Luiz Augusto (Lulinha): essa regulação é de competência do Governo do Estado.

No uso da tribuna, na sessão ordinária desta terça-feira (30/10/2018), na Câmara Municipal de Feira de Santana, o vereador Luiz Augusto de Jesus (Lulinha, DEM) levou ao conhecimento de todos a dificuldade de uma senhora em realizar uma intervenção cirúrgica na perna. Segundo ele, a dificuldade existe por conta da obrigatoriedade da regulação.

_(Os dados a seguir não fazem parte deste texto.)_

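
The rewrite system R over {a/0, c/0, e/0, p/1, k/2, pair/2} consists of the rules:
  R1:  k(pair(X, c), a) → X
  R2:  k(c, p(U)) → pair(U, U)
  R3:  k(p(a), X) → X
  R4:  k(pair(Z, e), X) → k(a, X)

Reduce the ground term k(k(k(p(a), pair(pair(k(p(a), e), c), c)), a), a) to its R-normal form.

e

1. k(k(k(p(a), pair(pair(k(p(a), e), c), c)), a), a)  →  k(k(pair(pair(k(p(a), e), c), c), a), a)   [R3 at 1.1]
2. k(k(pair(pair(k(p(a), e), c), c), a), a)  →  k(pair(k(p(a), e), c), a)   [R1 at 1]
3. k(pair(k(p(a), e), c), a)  →  k(p(a), e)   [R1 at ε]
4. k(p(a), e)  →  e   [R3 at ε]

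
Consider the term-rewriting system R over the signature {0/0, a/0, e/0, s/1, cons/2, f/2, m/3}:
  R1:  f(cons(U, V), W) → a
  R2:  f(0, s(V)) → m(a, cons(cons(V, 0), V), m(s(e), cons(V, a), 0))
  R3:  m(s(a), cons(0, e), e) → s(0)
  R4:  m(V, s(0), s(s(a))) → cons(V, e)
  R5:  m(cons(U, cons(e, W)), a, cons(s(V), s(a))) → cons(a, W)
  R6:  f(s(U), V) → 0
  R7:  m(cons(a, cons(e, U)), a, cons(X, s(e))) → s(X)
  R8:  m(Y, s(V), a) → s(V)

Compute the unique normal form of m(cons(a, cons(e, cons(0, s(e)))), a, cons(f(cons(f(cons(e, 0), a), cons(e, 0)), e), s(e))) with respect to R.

s(a)

1. m(cons(a, cons(e, cons(0, s(e)))), a, cons(f(cons(f(cons(e, 0), a), cons(e, 0)), e), s(e)))  →  s(f(cons(f(cons(e, 0), a), cons(e, 0)), e))   [R7 at ε]
2. s(f(cons(f(cons(e, 0), a), cons(e, 0)), e))  →  s(a)   [R1 at 1]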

“Recebi em minha casa uma senhora que desde novembro do ano passado sofre com problemas na área de angiologia na perna. Fez tratamento particular, depois foi para UPA do HGCA e depois para o HGCA, onde foi informada de que precisa fazer uma cirurgia, mas por conta da regulação em Salvador ainda não conseguiu. Ela está correndo risco de perder a perna. Uma cirurgia particular custa mais de R$ 15 mil e ela não tem condições financeiras para isso. Já vou entrar em contato com alguns amigos, inclusive com o prefeito para ver se consigo essa regulação’, relatou Lulinha.

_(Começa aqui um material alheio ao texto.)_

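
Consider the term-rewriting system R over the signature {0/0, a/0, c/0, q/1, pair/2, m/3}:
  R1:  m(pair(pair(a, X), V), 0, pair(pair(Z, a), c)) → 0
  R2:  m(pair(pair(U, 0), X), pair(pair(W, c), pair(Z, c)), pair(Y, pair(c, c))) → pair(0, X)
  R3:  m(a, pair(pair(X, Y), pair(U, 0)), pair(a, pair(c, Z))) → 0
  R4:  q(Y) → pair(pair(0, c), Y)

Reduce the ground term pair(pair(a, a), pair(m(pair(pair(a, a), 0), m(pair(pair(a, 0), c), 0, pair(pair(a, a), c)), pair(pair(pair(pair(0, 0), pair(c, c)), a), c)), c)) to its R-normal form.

1. pair(pair(a, a), pair(m(pair(pair(a, a), 0), m(pair(pair(a, 0), c), 0, pair(pair(a, a), c)), pair(pair(pair(pair(0, 0), pair(c, c)), a), c)), c))  →  pair(pair(a, a), pair(m(pair(pair(a, a), 0), 0, pair(pair(pair(pair(0, 0), pair(c, c)), a), c)), c))   [R1 at 2.1.2]
2. pair(pair(a, a), pair(m(pair(pair(a, a), 0), 0, pair(pair(pair(pair(0, 0), pair(c, c)), a), c)), c))  →  pair(pair(a, a), pair(0, c))   [R1 at 2.1]

pair(pair(a, a), pair(0, c))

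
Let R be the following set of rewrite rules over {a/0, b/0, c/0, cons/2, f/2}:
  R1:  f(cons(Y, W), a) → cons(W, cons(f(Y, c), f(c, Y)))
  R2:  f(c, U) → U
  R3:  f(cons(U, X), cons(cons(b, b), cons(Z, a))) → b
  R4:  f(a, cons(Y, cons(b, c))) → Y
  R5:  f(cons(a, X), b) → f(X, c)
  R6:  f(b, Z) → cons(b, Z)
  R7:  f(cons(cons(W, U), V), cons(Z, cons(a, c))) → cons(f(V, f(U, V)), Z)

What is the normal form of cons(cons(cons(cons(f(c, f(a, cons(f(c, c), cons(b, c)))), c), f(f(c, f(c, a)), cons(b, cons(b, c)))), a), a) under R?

cons(cons(cons(cons(c, c), b), a), a)

1. cons(cons(cons(cons(f(c, f(a, cons(f(c, c), cons(b, c)))), c), f(f(c, f(c, a)), cons(b, cons(b, c)))), a), a)  →  cons(cons(cons(cons(f(a, cons(f(c, c), cons(b, c))), c), f(f(c, f(c, a)), cons(b, cons(b, c)))), a), a)   [R2 at 1.1.1.1]
2. cons(cons(cons(cons(f(a, cons(f(c, c), cons(b, c))), c), f(f(c, f(c, a)), cons(b, cons(b, c)))), a), a)  →  cons(cons(cons(cons(f(c, c), c), f(f(c, f(c, a)), cons(b, cons(b, c)))), a), a)   [R4 at 1.1.1.1]
3. cons(cons(cons(cons(f(c, c), c), f(f(c, f(c, a)), cons(b, cons(b, c)))), a), a)  →  cons(cons(cons(cons(c, c), f(f(c, f(c, a)), cons(b, cons(b, c)))), a), a)   [R2 at 1.1.1.1]
4. cons(cons(cons(cons(c, c), f(f(c, f(c, a)), cons(b, cons(b, c)))), a), a)  →  cons(cons(cons(cons(c, c), f(f(c, a), cons(b, cons(b, c)))), a), a)   [R2 at 1.1.2.1]
5. cons(cons(cons(cons(c, c), f(f(c, a), cons(b, cons(b, c)))), a), a)  →  cons(cons(cons(cons(c, c), f(a, cons(b, cons(b, c)))), a), a)   [R2 at 1.1.2.1]
6. cons(cons(cons(cons(c, c), f(a, cons(b, cons(b, c)))), a), a)  →  cons(cons(cons(cons(c, c), b), a), a)   [R4 at 1.1.2]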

O vereador criticou o sistema de regulação. “Todos sabem que esse sofrimento é de muita gente. Essa bendita regulação é de obrigação do Estado, mas muitos morrem porque não conseguem. Quem entra nessa fila fica sofrendo. No Hospital da Criança do Estado, aqui em Feira, para conseguir uma cirurgia é a coisa mais difícil. Só entra lá também via regulação. O governador veio à Feira de Santana e tirou a maternidade do HGCA e instalou no Hospital da Criança, o que dificultou mais ainda o atendimento. As pessoas procuram os vereadores, mas infelizmente não podemos fazer nada porque essa regulação é de competência do Governo do Estado. E isso não acontece só em Feira de Santana, mas na Bahia toda. Aqui em nossa cidade é feito o que pode, que é estabilizar o paciente. Muitas vezes, quando o paciente consegue essa regulação já não tem mais jeito”, avaliou.

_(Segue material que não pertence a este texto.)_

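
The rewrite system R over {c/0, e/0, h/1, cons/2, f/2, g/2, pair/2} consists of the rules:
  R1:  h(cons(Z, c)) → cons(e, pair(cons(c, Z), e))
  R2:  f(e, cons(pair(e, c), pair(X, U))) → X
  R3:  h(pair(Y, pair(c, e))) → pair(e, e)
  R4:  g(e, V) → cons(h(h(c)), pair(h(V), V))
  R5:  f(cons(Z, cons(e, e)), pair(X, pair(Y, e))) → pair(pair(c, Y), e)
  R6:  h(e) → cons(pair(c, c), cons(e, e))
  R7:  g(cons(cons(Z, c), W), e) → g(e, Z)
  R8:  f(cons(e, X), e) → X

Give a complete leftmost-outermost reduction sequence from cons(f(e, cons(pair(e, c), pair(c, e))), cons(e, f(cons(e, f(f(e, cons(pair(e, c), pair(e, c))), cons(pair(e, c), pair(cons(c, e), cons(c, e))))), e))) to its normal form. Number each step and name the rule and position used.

1. cons(f(e, cons(pair(e, c), pair(c, e))), cons(e, f(cons(e, f(f(e, cons(pair(e, c), pair(e, c))), cons(pair(e, c), pair(cons(c, e), cons(c, e))))), e)))  →  cons(c, cons(e, f(cons(e, f(f(e, cons(pair(e, c), pair(e, c))), cons(pair(e, c), pair(cons(c, e), cons(c, e))))), e)))   [R2 at 1]
2. cons(c, cons(e, f(cons(e, f(f(e, cons(pair(e, c), pair(e, c))), cons(pair(e, c), pair(cons(c, e), cons(c, e))))), e)))  →  cons(c, cons(e, f(f(e, cons(pair(e, c), pair(e, c))), cons(pair(e, c), pair(cons(c, e), cons(c, e))))))   [R8 at 2.2]
3. cons(c, cons(e, f(f(e, cons(pair(e, c), pair(e, c))), cons(pair(e, c), pair(cons(c, e), cons(c, e))))))  →  cons(c, cons(e, f(e, cons(pair(e, c), pair(cons(c, e), cons(c, e))))))   [R2 at 2.2.1]
4. cons(c, cons(e, f(e, cons(pair(e, c), pair(cons(c, e), cons(c, e))))))  →  cons(c, cons(e, cons(c, e)))   [R2 at 2.2]

cons(c, cons(e, cons(c, e)))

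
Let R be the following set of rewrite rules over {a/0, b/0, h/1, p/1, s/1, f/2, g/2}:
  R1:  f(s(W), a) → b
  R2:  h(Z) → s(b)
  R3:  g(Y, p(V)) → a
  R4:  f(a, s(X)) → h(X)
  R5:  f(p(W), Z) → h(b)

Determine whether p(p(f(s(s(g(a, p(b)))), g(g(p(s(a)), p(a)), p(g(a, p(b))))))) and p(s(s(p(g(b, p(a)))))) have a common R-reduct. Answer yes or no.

no — NF(t₁) = p(p(b)), NF(t₂) = p(s(s(p(a))))

Reduce t₁ = p(p(f(s(s(g(a, p(b)))), g(g(p(s(a)), p(a)), p(g(a, p(b))))))):
1. p(p(f(s(s(g(a, p(b)))), g(g(p(s(a)), p(a)), p(g(a, p(b)))))))  →  p(p(f(s(s(a)), g(g(p(s(a)), p(a)), p(g(a, p(b)))))))   [R3 at 1.1.1.1.1]
2. p(p(f(s(s(a)), g(g(p(s(a)), p(a)), p(g(a, p(b)))))))  →  p(p(f(s(s(a)), a)))   [R3 at 1.1.2]
3. p(p(f(s(s(a)), a)))  →  p(p(b))   [R1 at 1.1]

Reduce t₂ = p(s(s(p(g(b, p(a)))))):
1. p(s(s(p(g(b, p(a))))))  →  p(s(s(p(a))))   [R3 at 1.1.1.1]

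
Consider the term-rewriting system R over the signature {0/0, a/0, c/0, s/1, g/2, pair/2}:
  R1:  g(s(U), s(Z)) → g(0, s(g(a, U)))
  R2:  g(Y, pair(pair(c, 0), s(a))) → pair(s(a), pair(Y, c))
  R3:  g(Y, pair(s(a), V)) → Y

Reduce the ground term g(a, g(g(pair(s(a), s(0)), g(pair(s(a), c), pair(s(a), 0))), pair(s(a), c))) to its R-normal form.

1. g(a, g(g(pair(s(a), s(0)), g(pair(s(a), c), pair(s(a), 0))), pair(s(a), c)))  →  g(a, g(pair(s(a), s(0)), g(pair(s(a), c), pair(s(a), 0))))   [R3 at 2]
2. g(a, g(pair(s(a), s(0)), g(pair(s(a), c), pair(s(a), 0))))  →  g(a, g(pair(s(a), s(0)), pair(s(a), c)))   [R3 at 2.2]
3. g(a, g(pair(s(a), s(0)), pair(s(a), c)))  →  g(a, pair(s(a), s(0)))   [R3 at 2]
4. g(a, pair(s(a), s(0)))  →  a   [R3 at ε]

a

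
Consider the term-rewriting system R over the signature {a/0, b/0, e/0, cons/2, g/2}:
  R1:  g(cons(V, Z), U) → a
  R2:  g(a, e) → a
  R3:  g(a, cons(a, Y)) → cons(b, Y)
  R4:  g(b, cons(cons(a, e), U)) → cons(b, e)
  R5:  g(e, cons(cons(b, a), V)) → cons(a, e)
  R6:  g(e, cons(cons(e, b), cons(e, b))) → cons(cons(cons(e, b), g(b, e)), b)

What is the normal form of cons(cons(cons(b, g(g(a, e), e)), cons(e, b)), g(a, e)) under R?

cons(cons(cons(b, a), cons(e, b)), a)

1. cons(cons(cons(b, g(g(a, e), e)), cons(e, b)), g(a, e))  →  cons(cons(cons(b, g(a, e)), cons(e, b)), g(a, e))   [R2 at 1.1.2.1]
2. cons(cons(cons(b, g(a, e)), cons(e, b)), g(a, e))  →  cons(cons(cons(b, a), cons(e, b)), g(a, e))   [R2 at 1.1.2]
3. cons(cons(cons(b, a), cons(e, b)), g(a, e))  →  cons(cons(cons(b, a), cons(e, b)), a)   [R2 at 2]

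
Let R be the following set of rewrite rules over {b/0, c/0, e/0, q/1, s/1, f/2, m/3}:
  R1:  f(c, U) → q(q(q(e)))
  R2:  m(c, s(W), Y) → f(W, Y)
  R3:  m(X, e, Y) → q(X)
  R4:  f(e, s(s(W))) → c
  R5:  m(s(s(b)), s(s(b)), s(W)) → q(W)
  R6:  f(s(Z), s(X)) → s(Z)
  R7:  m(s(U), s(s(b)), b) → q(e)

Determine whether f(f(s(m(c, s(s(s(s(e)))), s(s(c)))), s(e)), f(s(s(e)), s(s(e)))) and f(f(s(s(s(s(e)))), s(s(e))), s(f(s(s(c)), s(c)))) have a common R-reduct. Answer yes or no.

yes — NF(t₁) = s(s(s(s(e)))), NF(t₂) = s(s(s(s(e))))

Reduce t₁ = f(f(s(m(c, s(s(s(s(e)))), s(s(c)))), s(e)), f(s(s(e)), s(s(e)))):
1. f(f(s(m(c, s(s(s(s(e)))), s(s(c)))), s(e)), f(s(s(e)), s(s(e))))  →  f(s(m(c, s(s(s(s(e)))), s(s(c)))), f(s(s(e)), s(s(e))))   [R6 at 1]
2. f(s(m(c, s(s(s(s(e)))), s(s(c)))), f(s(s(e)), s(s(e))))  →  f(s(f(s(s(s(e))), s(s(c)))), f(s(s(e)), s(s(e))))   [R2 at 1.1]
3. f(s(f(s(s(s(e))), s(s(c)))), f(s(s(e)), s(s(e))))  →  f(s(s(s(s(e)))), f(s(s(e)), s(s(e))))   [R6 at 1.1]
4. f(s(s(s(s(e)))), f(s(s(e)), s(s(e))))  →  f(s(s(s(s(e)))), s(s(e)))   [R6 at 2]
5. f(s(s(s(s(e)))), s(s(e)))  →  s(s(s(s(e))))   [R6 at ε]

Reduce t₂ = f(f(s(s(s(s(e)))), s(s(e))), s(f(s(s(c)), s(c)))):
1. f(f(s(s(s(s(e)))), s(s(e))), s(f(s(s(c)), s(c))))  →  f(s(s(s(s(e)))), s(f(s(s(c)), s(c))))   [R6 at 1]
2. f(s(s(s(s(e)))), s(f(s(s(c)), s(c))))  →  s(s(s(s(e))))   [R6 at ε]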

Em aparte, o edil Edvaldo Lima (PP) apresentou uma proposta para tentar resolver esse problema. “Somos 21 vereadores, então vamos sair com faixas nas ruas e com a repercussão o Estado vai resolver. Tem um senhor que está na policlínica desde a semana passada e não conseguiu regulação para hospital nenhum. Vamos fazer uma passeata”, sugeriu.

De volta com a palavra, Lulinha sugeriu que o movimento englobasse todos os vereadores da Bahia. “Não é apenas Feira que é prejudicada com essa regulação. Se o governador tivesse compromisso com Feira já teria construído o novo hospital geral que prometeu”, ressaltou.

Também em aparte, o vereador Cadmiel Pereira (PSC) lembrou que se as policlínicas da cidade não funcionassem 24 horas, a assistência na saúde seria bem pior. “Imagine se Ronaldo não tivesse aberto as portas das policlínicas 24 horas? O que vimos é apadrinhamento de macas. Não podemos concordar com isso, temos que acabar com essa regulação. A policlínica não tem competência para assistir pacientes graves como por exemplo, com quadros de infarto ou AVC”, observou.

Para finalizar, Lulinha lamentou que o povo esteja sofrendo. “Temos que falar porque somos cobrados pelo povo o tempo inteiro. Ligamos para muitas pessoas tentando fazer a nossa parte, mas não entendo que deveria ser assim, deveria ser porta aberta como era antes”, findou.